Именно поэтому метод сличения музыкального материала — один из самых солидных методов, выработанных немецким музыкознанием XIX века, то есть умение тщательно, по этапам проследить формирование композитора, сопоставить ранние нед совершенные произведения с достижениями зрелого периода и творчеством современников, — в данном случае оказался недостаточно эффективным: он не дал ключа к раскрытию творческой индивидуальности Моцарта. Развитие ее в годы юности происходило столь интенсивно, что стилистические повороты и сдвиги как бы наслаивались друг на друга; в зрелый же период особенности языка и мышления представляли такой органический сплав, что попытка дифференцировать отдельные черты неизбежно нарушала свойства целого.
К тому же Моцарт принадлежал к редчайшему типу художников, у которых интуиция и сознательное стремление неотделимы друг от друга и средства воплощения замысла всегда как бы уже заранее подготовлены.
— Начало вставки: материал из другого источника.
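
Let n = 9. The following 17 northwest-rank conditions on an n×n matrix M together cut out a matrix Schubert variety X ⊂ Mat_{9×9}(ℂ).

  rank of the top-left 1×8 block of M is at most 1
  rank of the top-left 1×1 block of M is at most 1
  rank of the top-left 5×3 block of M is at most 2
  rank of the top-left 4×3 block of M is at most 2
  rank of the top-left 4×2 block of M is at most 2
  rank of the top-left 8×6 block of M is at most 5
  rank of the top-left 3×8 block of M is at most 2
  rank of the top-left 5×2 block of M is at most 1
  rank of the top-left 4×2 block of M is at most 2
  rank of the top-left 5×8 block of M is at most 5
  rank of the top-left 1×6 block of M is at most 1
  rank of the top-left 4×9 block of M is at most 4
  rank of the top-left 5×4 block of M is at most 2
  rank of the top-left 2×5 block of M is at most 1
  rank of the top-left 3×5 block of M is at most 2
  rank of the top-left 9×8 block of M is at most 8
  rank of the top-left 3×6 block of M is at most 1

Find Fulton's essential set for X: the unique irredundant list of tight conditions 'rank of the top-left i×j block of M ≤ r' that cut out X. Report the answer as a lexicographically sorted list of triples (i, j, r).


Rank table r_w(9×9) implied by the 17 constraints:

  i=1: 1 | 1 | 1 | 1 | 1 | 1 | 1 | 1 | 1
  i=2: 1 | 1 | 1 | 1 | 1 | 1 | 2 | 2 | 2
  i=3: 1 | 1 | 1 | 1 | 1 | 1 | 2 | 2 | 3
  i=4: 1 | 1 | 2 | 2 | 2 | 2 | 3 | 3 | 4
  i=5: 1 | 1 | 2 | 2 | 3 | 3 | 4 | 4 | 5
  i=6: 1 | 2 | 3 | 3 | 4 | 4 | 5 | 5 | 6
  i=7: 1 | 2 | 3 | 4 | 5 | 5 | 6 | 6 | 7
  i=8: 1 | 2 | 3 | 4 | 5 | 5 | 6 | 7 | 8
  i=9: 1 | 2 | 3 | 4 | 5 | 6 | 7 | 8 | 9

reading off 1-entries of Δ²R: w = (1, 7, 9, 3, 5, 2, 4, 8, 6).

Fulton essential set (5 of the 15 Rothe cells):

[(3, 6, 1), (3, 8, 2), (5, 2, 1), (5, 4, 2), (8, 6, 5)]


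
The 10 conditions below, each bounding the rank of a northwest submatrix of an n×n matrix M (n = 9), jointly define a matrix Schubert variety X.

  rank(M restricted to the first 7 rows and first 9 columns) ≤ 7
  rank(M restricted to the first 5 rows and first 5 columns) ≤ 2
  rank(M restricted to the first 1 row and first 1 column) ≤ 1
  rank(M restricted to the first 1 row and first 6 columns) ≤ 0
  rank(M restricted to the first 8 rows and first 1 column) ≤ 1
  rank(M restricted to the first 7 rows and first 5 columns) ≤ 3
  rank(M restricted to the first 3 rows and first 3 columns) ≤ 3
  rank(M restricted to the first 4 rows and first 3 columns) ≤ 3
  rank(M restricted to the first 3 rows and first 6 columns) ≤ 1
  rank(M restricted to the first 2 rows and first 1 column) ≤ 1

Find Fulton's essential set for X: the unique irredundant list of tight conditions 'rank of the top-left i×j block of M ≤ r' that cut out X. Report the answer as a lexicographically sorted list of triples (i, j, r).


Computing R[i][j] = min implied NW-rank bound (n=9, 10 conditions):

  0, 0, 0, 0, 0, 0, 1, 1, 1
  1, 1, 1, 1, 1, 1, 2, 2, 2
  1, 1, 1, 1, 1, 1, 2, 3, 3
  1, 2, 2, 2, 2, 2, 3, 4, 4
  1, 2, 2, 2, 2, 3, 4, 5, 5
  1, 2, 3, 3, 3, 4, 5, 6, 6
  1, 2, 3, 3, 3, 4, 5, 6, 7
  1, 2, 3, 4, 4, 5, 6, 7, 8
  1, 2, 3, 4, 5, 6, 7, 8, 9

hence w(1..9) = (7, 1, 8, 2, 6, 3, 9, 4, 5).

|D(w)|=16, |Ess(w)|=4:

[(1, 6, 0), (3, 6, 1), (5, 5, 2), (7, 5, 3)]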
Итак, «работа», «поиски», «опыты» оказались почти скрытыми от исследователей; это обстоятельство принуждало большинство зарубежных авторов в анализе опер избирать обходные, а иногда и формальные пути. Не случайно в литературе, посвященной драматургии Моцарта, утвердились два противоположных типа работ: либо квалифицированные путеводители, не претендующие на научные обобщения, такие, например, как интересный очерк П. Жува «Дон-Жуан» Моцарта (Париж, 1942), либо же сугубо технические описания структуры произведения, нередко разбитого на части без оглядки на содержание и смысл целого. Примером может служить весьма тщательное исследование 3. Левари «Свадьба Фигаро» Моцарта» (Чикаго, 1952).
Это значит, что трудности, указанные нами, стоят перед исследователями и в настоящее время; однако потребность в более широкой научной перспективе ощущается все острее. Пересматривая старую концепцию, некоторые зарубежные исследователи творчества Моцарта стремятся поставить проблему роста художника в связь с коренными процессами исторического развития его страны, с мышлением предреволюционной эпохи. Это придало монографическим работам последних десятилетий иную направленность: рисуя облик Моцарта — человека и художника, они стремятся прежде всего показать его в непосредственной связи с окружающей средой, в столкновениях с ней и, что особенно ценно, в общении с современниками, отстаивающими независимость родного искусства. Таковы содержательная работа Р. Хааса «В. А. Моцарт» (1933, 1950), дающая краткую «сводку» особенностей инструментального и вокального стиля Моцарта, и лучшие из научно-популярных работ последних десятилетий — книги Б. Паумгартнера «Моцарт» (1945) и А. Эйнштейна «Моцарт, его характер, его творчество» (1949), где ради портретной четкости авторы жертвуют обилием биографических деталей и кропотливым описанием отдельных произведений2.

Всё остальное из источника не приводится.